1993 yılından beri Beşiktaş Kulübü’nde görev yapan futbol A takımı malzeme sorumlusu Erdal Erdem son dönemlerde sosyal sorumluluk projeleri ile bir hayli gündeme geliyor. Erdal Erdem, her Pazartesi 12:00-14:00 arası dinleyenleriyle Radyo Gol’de Baba Yapı sponsorluğunda buluşan “Alper Üstündağ ile Kazan Kaynıyor” programına katılarak sorulan soruları içtenlikle yanıtladı…
“SOSYAL SORUMLULUK PROJESİ DENİNCE AKLA GELMEK GÜZEL”
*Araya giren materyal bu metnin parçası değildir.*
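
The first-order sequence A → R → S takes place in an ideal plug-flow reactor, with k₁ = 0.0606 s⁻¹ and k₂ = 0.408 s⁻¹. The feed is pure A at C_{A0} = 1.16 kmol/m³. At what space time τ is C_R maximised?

5.49 s

Setting dC_R/dτ = 0 gives τ_opt = ln(k₂/k₁)/(k₂−k₁).
= ln(0.408/0.0606)/(0.408−0.0606) = ln(6.733)/0.3474 = 1.907/0.3474 = 5.49 s.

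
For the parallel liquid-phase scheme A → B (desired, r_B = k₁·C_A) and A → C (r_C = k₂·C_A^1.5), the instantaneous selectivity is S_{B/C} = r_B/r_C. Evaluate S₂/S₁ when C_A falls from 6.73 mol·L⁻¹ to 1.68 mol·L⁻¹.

2.00

S_{B/C} = (k₁/k₂)·C_A^-0.5, so S₂/S₁ = (C_{A,2}/C_{A,1})^-0.5.
= (1.68/6.73)^(-0.5) = (0.2496)^(-0.5) = 2.00.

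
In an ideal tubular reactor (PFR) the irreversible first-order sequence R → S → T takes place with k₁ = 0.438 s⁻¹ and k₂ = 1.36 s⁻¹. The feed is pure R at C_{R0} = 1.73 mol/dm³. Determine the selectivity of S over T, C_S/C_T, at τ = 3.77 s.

0.123

For first-order series with pure R initially, C_S(τ) = k₁C_{R0}/(k₂−k₁)·(e^(−k₁τ) − e^(−k₂τ)).
e^(−k₁τ) = e^(−0.438×3.77) = e^(−1.651) = 0.1918; e^(−k₂τ) = e^(−5.127) = 0.005933.
C_S = 0.438×1.73/(1.36−0.438) × (0.1918−0.005933) = 0.8218×0.1859 = 0.1528 mol/dm³.
C_R = C_{R0}e^(−k₁τ) = 0.3318 mol/dm³, so C_T = C_{R0}−C_R−C_S = 1.245 mol/dm³; C_S/C_T = 0.123.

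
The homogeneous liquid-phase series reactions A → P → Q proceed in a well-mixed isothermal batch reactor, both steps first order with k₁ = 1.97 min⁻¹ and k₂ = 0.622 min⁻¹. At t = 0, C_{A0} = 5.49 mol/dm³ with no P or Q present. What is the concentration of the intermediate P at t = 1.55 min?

For first-order series with pure A initially, C_P(t) = k₁C_{A0}/(k₂−k₁)·(e^(−k₁t) − e^(−k₂t)).
e^(−k₁t) = e^(−1.97×1.55) = e^(−3.054) = 0.04719; e^(−k₂t) = e^(−0.9641) = 0.3813.
C_P = 1.97×5.49/(0.622−1.97) × (0.04719−0.3813) = (-8.023)×(-0.3341) = 2.681 mol/dm³.

2.68 mol/dm³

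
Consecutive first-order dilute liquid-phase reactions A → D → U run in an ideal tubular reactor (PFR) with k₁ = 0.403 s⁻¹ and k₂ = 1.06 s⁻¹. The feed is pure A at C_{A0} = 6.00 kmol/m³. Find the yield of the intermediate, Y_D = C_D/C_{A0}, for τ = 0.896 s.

0.190

For first-order series with pure A initially, C_D(τ) = k₁C_{A0}/(k₂−k₁)·(e^(−k₁τ) − e^(−k₂τ)).
e^(−k₁τ) = e^(−0.403×0.896) = e^(−0.3611) = 0.6969; e^(−k₂τ) = e^(−0.9498) = 0.3868.
C_D = 0.403×6.00/(1.06−0.403) × (0.6969−0.3868) = 3.680×0.3101 = 1.141 kmol/m³.
Y_D = C_D/C_{A0} = 1.141/6.00 = 0.190.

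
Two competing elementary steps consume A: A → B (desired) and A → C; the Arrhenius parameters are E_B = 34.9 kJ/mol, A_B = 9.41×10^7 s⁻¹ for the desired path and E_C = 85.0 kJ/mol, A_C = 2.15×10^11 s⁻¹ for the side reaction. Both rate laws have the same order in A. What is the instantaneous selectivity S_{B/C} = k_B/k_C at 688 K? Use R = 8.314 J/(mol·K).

With equal orders, S_{B/C} = k_B/k_C = (A_B/A_C)·exp[(E_C−E_B)/(RT)].
(E_C−E_B)/(RT) = (85.0−34.9)×10³/(8.314×688) = 50100/5720 = 8.759.
k_B/k_C = (9.41×10^7/2.15×10^11)·exp(8.759) = 4.377×10^-4 × 6366 = 2.79.
Since E_B < E_C, lowering the temperature improves selectivity toward B.

2.79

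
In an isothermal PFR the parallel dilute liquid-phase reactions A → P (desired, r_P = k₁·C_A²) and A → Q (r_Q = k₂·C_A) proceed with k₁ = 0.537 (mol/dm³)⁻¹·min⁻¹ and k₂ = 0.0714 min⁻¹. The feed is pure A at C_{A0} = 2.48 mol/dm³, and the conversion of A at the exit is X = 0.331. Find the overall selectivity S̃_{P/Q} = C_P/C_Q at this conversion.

15.4

C_A = C_{A0}(1−X) = 1.659 mol/dm³.
Along a PFR/batch, dC_Q/dC_A = −r_Q/(r_P+r_Q) = −k₂/(k₂+k₁·C_A).
Integrating from C_{A0} to C_A: C_Q = (0.0714/0.537)·ln[(0.0714+0.537·2.48)/(0.0714+0.537·1.66)] = 0.1330·ln(1.403/0.9623) = 0.05014 mol/dm³.
Then C_P = (C_{A0}−C_A) − C_Q = 0.8209 − 0.05014 = 0.7707 mol/dm³.
S̃_{P/Q} = C_P/C_Q = 0.7707/0.05014 = 15.4.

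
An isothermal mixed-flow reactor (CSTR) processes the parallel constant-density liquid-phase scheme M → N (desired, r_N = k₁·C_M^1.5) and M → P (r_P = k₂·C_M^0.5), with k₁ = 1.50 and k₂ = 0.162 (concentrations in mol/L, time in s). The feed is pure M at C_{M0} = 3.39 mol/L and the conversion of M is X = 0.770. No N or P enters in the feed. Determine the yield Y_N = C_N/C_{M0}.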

Dönemin teknik direktörü Slaven Bilic hocamız ile girdiğim “42km’lik Avrasya Maratonu’nu koşarsın koşamazsın” iddiası sonrası, Uluslararası koşan bir maratoncu haline geldim ve sosyal sorumluluk projelerinin aranan ismi oldum. Sosyal farkındalık için ülkemin dışında dünyanın bir çok yerinde koştum koşmaya da devam ediyorum. İnsanlara dokunmak, onları değerli hissettirmek içime baharlar getiriyor.Bu anlamda onlar güldükçe koşma motivasyonum daha da artıyor. Zaten beni görenlerin koşmamı istemesi beni projelere daha fazla tutunduruyor…
“HAYAL DEĞİL,ERDAL ERDEM
BİR GÜN SPOR BAKANI OLACAK”
Bundan 7 sene önce yine size verdiğim gazete röportajımda ilk kez Spor Bakanı olma istediğimden bahsetmiştim. Bugün yine net şekilde söylemeliyim ki; sporun içinden gelen biri olarak,ülkemde bir gün Spor Bakanı olma hayalimi gerçekleştireceğime inanıyorum…
“SPOR BAKANI OLDUĞUMDA…”
Kanayan yara haline gelen ve aynı yerde sayıklayan alt yapılarımızı ayağa kaldırmamız gerekiyor. Futbolumuza Ajax modelini uygulamak bu kadar zor değil.Kitap rafta durur ama tozlanmayı istemez. Yani, açılıp okunsa tekrarlansa sporun önündeki engeller kalkacak. Spor da başarıları yeniden yakalamanın formülü okullara spor ruhunu kazandırmadan geçiyor,okullararası turnuvaları yine arttırmalı,sokak sporları için alanlar oluşturulmalı. Spor’a el değmesi şart;yapılacak çok iş var güç lazım, yetki lazım,fikirlere açık olmak lazım!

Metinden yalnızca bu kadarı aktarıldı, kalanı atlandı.